Want to Improve the Schools, Rahm? Send Your Kids

Rahm Emanuel's education plan, released  Sunday, has some good ideas in it.

Emanuel wants to double the number of teacher training academies in the city, lay off teachers according to performance, not seniority, and lengthen the school year.

But the best thing Emanuel can do to transform the Chicago Public Schools is send his three children there. That’s because the educational and economic background of a school’s parents has more to do with its success than any government program.

Why do students at the James E. Blaine Elementary School have some of the highest test scores in the state? Because it’s at Southport and Addison. Have you seen the real estate prices over there?

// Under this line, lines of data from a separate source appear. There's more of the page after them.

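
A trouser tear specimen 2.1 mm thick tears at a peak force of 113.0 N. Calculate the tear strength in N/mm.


Tear strength = force / thickness
= 113.0 / 2.1
= 53.81 N/mm

53.81 N/mm


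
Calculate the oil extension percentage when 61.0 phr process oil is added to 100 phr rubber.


Oil % = oil / (100 + oil) * 100
= 61.0 / (100 + 61.0) * 100
= 61.0 / 161.0 * 100
= 37.89%

37.89%


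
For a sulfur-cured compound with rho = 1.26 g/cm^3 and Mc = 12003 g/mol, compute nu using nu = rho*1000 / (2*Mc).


nu = rho * 1000 / (2 * Mc)
nu = 1.26 * 1000 / (2 * 12003)
nu = 1260.0 / 24006
nu = 0.0525 mol/L

0.0525 mol/L


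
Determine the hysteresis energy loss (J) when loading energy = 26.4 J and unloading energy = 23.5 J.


Hysteresis loss = loading - unloading
= 26.4 - 23.5
= 2.9 J

2.9 J


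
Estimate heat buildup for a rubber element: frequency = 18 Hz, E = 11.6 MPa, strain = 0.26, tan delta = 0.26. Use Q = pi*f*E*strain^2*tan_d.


Q = pi * f * E * strain^2 * tan_d
= pi * 18 * 11.6 * 0.26^2 * 0.26
= pi * 18 * 11.6 * 0.0676 * 0.26
= 11.5292

Q = 11.5292


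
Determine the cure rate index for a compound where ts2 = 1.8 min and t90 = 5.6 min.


CRI = 100 / (t90 - ts2)
= 100 / (5.6 - 1.8)
= 100 / 3.8
= 26.32 min^-1

26.32 min^-1


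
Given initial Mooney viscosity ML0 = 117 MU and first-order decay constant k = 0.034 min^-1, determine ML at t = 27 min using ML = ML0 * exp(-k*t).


ML = ML0 * exp(-k * t)
ML = 117 * exp(-0.034 * 27)
ML = 117 * 0.3993
ML = 46.72 MU

46.72 MU


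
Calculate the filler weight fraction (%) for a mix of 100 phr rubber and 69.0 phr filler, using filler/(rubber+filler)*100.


Filler % = filler / (rubber + filler) * 100
= 69.0 / (100 + 69.0) * 100
= 69.0 / 169.0 * 100
= 40.83%

40.83%


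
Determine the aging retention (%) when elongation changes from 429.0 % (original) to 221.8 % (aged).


Retention = aged / original * 100
= 221.8 / 429.0 * 100
= 51.7%

51.7%


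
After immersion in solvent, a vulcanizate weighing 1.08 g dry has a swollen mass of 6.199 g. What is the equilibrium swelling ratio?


Q = W_swollen / W_dry
Q = 6.199 / 1.08
Q = 5.74

Q = 5.74


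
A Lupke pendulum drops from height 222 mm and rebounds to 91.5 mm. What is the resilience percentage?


Resilience = h_rebound / h_drop * 100
= 91.5 / 222 * 100
= 41.2%

41.2%


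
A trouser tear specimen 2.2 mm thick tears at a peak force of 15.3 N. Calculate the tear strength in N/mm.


Tear strength = force / thickness
= 15.3 / 2.2
= 6.95 N/mm

6.95 N/mm


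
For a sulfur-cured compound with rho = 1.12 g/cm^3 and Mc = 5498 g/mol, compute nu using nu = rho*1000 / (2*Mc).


nu = rho * 1000 / (2 * Mc)
nu = 1.12 * 1000 / (2 * 5498)
nu = 1120.0 / 10996
nu = 0.1019 mol/L

0.1019 mol/L


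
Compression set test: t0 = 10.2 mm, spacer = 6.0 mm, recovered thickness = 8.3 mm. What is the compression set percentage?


CS = (t0 - recovered) / (t0 - ts) * 100
= (10.2 - 8.3) / (10.2 - 6.0) * 100
= 1.9 / 4.2 * 100
= 45.2%

45.2%


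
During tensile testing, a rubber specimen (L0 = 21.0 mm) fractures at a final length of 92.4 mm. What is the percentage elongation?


Elongation = (Lf - L0) / L0 * 100
= (92.4 - 21.0) / 21.0 * 100
= 71.4 / 21.0 * 100
= 340.0%

340.0%


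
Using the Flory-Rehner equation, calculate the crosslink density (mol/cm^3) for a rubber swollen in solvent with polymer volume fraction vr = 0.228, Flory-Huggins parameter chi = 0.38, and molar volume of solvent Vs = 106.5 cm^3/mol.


ln(1 - vr) = ln(1 - 0.228) = -0.2588
Numerator = -((-0.2588) + 0.228 + 0.38 * 0.228^2) = 0.0110
Denominator = 106.5 * (0.228^(1/3) - 0.228/2) = 52.9211
nu = 0.0110 / 52.9211 = 2.0817e-04 mol/cm^3

2.0817e-04 mol/cm^3


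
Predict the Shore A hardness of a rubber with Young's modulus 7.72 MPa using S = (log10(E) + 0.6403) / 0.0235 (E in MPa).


log10(E) = 0.0235*S - 0.6403  =>  S = (log10(E) + 0.6403) / 0.0235
log10(7.72) = 0.887617
S = (0.887617 + 0.6403) / 0.0235 = 1.527917 / 0.0235
S = 65.0

Shore A = 65.0


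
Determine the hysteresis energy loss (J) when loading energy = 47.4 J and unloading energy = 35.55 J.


Hysteresis loss = loading - unloading
= 47.4 - 35.55
= 11.85 J

11.85 J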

“The main channel through which parental socio-economic background affects achievement is via effort,” said Professor Gianni DiFraja of England’s University of Leicester, who conducted a study on how parents’ background affects schools. “Parents from a more advantaged environment exert more effort, and this influences positively the educational attainment of their children. By the same token, the parents’ background also increases the school's effort, which increases the school achievement. Why schools work harder where parents are from a more privileged background we do not know. It might be because middle class parents are more vocal in demanding that the school works hard.”

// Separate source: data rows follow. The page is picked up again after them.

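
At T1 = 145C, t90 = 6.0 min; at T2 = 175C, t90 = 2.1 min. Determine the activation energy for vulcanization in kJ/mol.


T1 = 418.15 K, T2 = 448.15 K
1/T1 - 1/T2 = 1.6009e-04
ln(t1/t2) = ln(6.0/2.1) = 1.0498
Ea = 8.314 * 1.0498 / 1.6009e-04 = 54520.5199 J/mol
Ea = 54.52 kJ/mol

54.52 kJ/mol


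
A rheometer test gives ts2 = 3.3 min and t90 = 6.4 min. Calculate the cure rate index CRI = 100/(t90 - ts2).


CRI = 100 / (t90 - ts2)
= 100 / (6.4 - 3.3)
= 100 / 3.1
= 32.26 min^-1

32.26 min^-1


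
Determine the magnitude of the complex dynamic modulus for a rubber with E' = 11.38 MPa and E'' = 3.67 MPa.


|E*| = sqrt(E'^2 + E''^2)
= sqrt(11.38^2 + 3.67^2)
= sqrt(129.5044 + 13.4689)
= 11.957 MPa

11.957 MPa


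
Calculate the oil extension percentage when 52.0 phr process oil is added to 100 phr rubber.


Oil % = oil / (100 + oil) * 100
= 52.0 / (100 + 52.0) * 100
= 52.0 / 152.0 * 100
= 34.21%

34.21%


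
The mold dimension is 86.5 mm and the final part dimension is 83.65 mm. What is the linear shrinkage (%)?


Shrinkage = (mold - part) / mold * 100
= (86.5 - 83.65) / 86.5 * 100
= 2.85 / 86.5 * 100
= 3.29%

3.29%


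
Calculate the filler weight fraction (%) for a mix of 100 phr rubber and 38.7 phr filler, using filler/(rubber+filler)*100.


Filler % = filler / (rubber + filler) * 100
= 38.7 / (100 + 38.7) * 100
= 38.7 / 138.7 * 100
= 27.9%

27.9%


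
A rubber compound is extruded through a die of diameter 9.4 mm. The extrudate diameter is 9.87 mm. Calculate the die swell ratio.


Die swell ratio = D_extrudate / D_die
= 9.87 / 9.4
= 1.05

Die swell = 1.05


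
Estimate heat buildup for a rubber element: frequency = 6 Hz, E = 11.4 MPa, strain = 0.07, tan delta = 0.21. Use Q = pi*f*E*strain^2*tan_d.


Q = pi * f * E * strain^2 * tan_d
= pi * 6 * 11.4 * 0.07^2 * 0.21
= pi * 6 * 11.4 * 0.0049 * 0.21
= 0.2211

Q = 0.2211


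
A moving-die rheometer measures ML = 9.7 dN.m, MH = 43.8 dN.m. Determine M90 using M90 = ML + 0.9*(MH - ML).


M90 = ML + 0.9 * (MH - ML)
M90 = 9.7 + 0.9 * (43.8 - 9.7)
M90 = 9.7 + 0.9 * 34.1
M90 = 40.39 dN.m

40.39 dN.m


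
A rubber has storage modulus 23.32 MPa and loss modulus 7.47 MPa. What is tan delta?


tan delta = E'' / E'
= 7.47 / 23.32
= 0.3203

tan delta = 0.3203


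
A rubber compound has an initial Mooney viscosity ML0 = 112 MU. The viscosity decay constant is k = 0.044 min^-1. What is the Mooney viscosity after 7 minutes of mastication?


ML = ML0 * exp(-k * t)
ML = 112 * exp(-0.044 * 7)
ML = 112 * 0.7349
ML = 82.31 MU

82.31 MU


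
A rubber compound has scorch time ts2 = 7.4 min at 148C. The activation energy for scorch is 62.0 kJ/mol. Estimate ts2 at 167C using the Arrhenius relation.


Convert temperatures: T1 = 148 + 273.15 = 421.15 K, T2 = 167 + 273.15 = 440.15 K
ts2_new = 7.4 * exp(62000 / 8.314 * (1/440.15 - 1/421.15))
1/T2 - 1/T1 = -1.0250e-04
ts2_new = 3.45 min

3.45 min


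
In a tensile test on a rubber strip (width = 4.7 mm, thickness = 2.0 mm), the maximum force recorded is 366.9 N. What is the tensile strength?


Area = width * thickness = 4.7 * 2.0 = 9.4 mm^2
TS = force / area = 366.9 / 9.4 = 39.03 MPa

39.03 MPa


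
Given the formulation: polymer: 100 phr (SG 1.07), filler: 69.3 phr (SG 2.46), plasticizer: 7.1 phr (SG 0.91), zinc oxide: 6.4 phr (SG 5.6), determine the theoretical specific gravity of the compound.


Sum of weights = 182.8
Volume contributions:
  polymer: 100/1.07 = 93.4579
  filler: 69.3/2.46 = 28.1707
  plasticizer: 7.1/0.91 = 7.8022
  zinc oxide: 6.4/5.6 = 1.1429
Sum of volumes = 130.5737
SG = 182.8 / 130.5737 = 1.4

SG = 1.4


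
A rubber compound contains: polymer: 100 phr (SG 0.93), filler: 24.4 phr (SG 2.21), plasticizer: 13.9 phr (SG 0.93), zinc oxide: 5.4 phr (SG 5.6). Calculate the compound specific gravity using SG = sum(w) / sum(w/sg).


Sum of weights = 143.7
Volume contributions:
  polymer: 100/0.93 = 107.5269
  filler: 24.4/2.21 = 11.0407
  plasticizer: 13.9/0.93 = 14.9462
  zinc oxide: 5.4/5.6 = 0.9643
Sum of volumes = 134.4781
SG = 143.7 / 134.4781 = 1.069

SG = 1.069


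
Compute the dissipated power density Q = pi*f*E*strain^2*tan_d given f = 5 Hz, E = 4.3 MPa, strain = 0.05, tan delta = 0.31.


Q = pi * f * E * strain^2 * tan_d
= pi * 5 * 4.3 * 0.05^2 * 0.31
= pi * 5 * 4.3 * 0.0025 * 0.31
= 0.0523

Q = 0.0523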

Families with the Emanuels’ wealth and social standing usually send their kids to private school, or move to the suburbs. (Not an option for the mayor, obviously.) The Sun-Times’ Michael Sneed reported that Emanuel’s wife, Amy Rule, has been inquiring about enrollment at the Latin School, where tuition runs up to $26,895 a year.

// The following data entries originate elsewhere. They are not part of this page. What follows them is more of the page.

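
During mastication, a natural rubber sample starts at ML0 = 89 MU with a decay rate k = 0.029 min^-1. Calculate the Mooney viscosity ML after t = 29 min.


ML = ML0 * exp(-k * t)
ML = 89 * exp(-0.029 * 29)
ML = 89 * 0.4313
ML = 38.38 MU

38.38 MU


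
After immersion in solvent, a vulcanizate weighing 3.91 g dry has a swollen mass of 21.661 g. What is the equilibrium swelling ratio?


Q = W_swollen / W_dry
Q = 21.661 / 3.91
Q = 5.54

Q = 5.54


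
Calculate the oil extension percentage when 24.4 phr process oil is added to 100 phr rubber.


Oil % = oil / (100 + oil) * 100
= 24.4 / (100 + 24.4) * 100
= 24.4 / 124.4 * 100
= 19.61%

19.61%


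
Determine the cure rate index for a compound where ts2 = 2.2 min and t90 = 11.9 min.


CRI = 100 / (t90 - ts2)
= 100 / (11.9 - 2.2)
= 100 / 9.7
= 10.31 min^-1

10.31 min^-1


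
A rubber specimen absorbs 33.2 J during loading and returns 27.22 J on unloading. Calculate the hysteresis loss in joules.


Hysteresis loss = loading - unloading
= 33.2 - 27.22
= 5.98 J

5.98 J


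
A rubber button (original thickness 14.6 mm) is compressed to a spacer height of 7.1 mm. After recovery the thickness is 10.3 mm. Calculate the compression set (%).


CS = (t0 - recovered) / (t0 - ts) * 100
= (14.6 - 10.3) / (14.6 - 7.1) * 100
= 4.3 / 7.5 * 100
= 57.3%

57.3%


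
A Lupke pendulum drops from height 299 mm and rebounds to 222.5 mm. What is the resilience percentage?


Resilience = h_rebound / h_drop * 100
= 222.5 / 299 * 100
= 74.4%

74.4%


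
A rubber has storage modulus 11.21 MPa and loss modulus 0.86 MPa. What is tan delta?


tan delta = E'' / E'
= 0.86 / 11.21
= 0.0767

tan delta = 0.0767


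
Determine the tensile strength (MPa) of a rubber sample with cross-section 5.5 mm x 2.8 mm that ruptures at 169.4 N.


Area = width * thickness = 5.5 * 2.8 = 15.4 mm^2
TS = force / area = 169.4 / 15.4 = 11.0 MPa

11.0 MPa


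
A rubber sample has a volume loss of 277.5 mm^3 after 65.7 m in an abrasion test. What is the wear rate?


Rate = volume_loss / distance
= 277.5 / 65.7
= 4.224 mm^3/m

4.224 mm^3/m


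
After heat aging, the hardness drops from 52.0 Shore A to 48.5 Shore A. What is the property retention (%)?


Retention = aged / original * 100
= 48.5 / 52.0 * 100
= 93.3%

93.3%


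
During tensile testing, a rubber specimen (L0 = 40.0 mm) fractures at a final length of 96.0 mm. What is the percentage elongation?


Elongation = (Lf - L0) / L0 * 100
= (96.0 - 40.0) / 40.0 * 100
= 56.0 / 40.0 * 100
= 140.0%

140.0%


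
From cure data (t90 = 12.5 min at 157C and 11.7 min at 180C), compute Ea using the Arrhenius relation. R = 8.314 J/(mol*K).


T1 = 430.15 K, T2 = 453.15 K
1/T1 - 1/T2 = 1.1800e-04
ln(t1/t2) = ln(12.5/11.7) = 0.0661
Ea = 8.314 * 0.0661 / 1.1800e-04 = 4660.2261 J/mol
Ea = 4.66 kJ/mol

4.66 kJ/mol


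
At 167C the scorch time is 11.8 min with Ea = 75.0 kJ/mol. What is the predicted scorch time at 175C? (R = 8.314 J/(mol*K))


Convert temperatures: T1 = 167 + 273.15 = 440.15 K, T2 = 175 + 273.15 = 448.15 K
ts2_new = 11.8 * exp(75000 / 8.314 * (1/448.15 - 1/440.15))
1/T2 - 1/T1 = -4.0557e-05
ts2_new = 8.18 min

8.18 min


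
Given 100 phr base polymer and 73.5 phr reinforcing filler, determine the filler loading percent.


Filler % = filler / (rubber + filler) * 100
= 73.5 / (100 + 73.5) * 100
= 73.5 / 173.5 * 100
= 42.36%

42.36%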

For a family that could afford the Latin School to choose the neighborhood school would send a huge message to the nervous parents of 5-year-olds who really want to stay in Roscoe Village, but think Northbrook would be better for Liam and Emily. If the mayor won’t send his own kids to CPS, why should they? Good schools are the most important factor in keeping the middle class in Chicago. Emanuel would not only strengthen the school system by choosing CPS, he'd strengthen the entire city.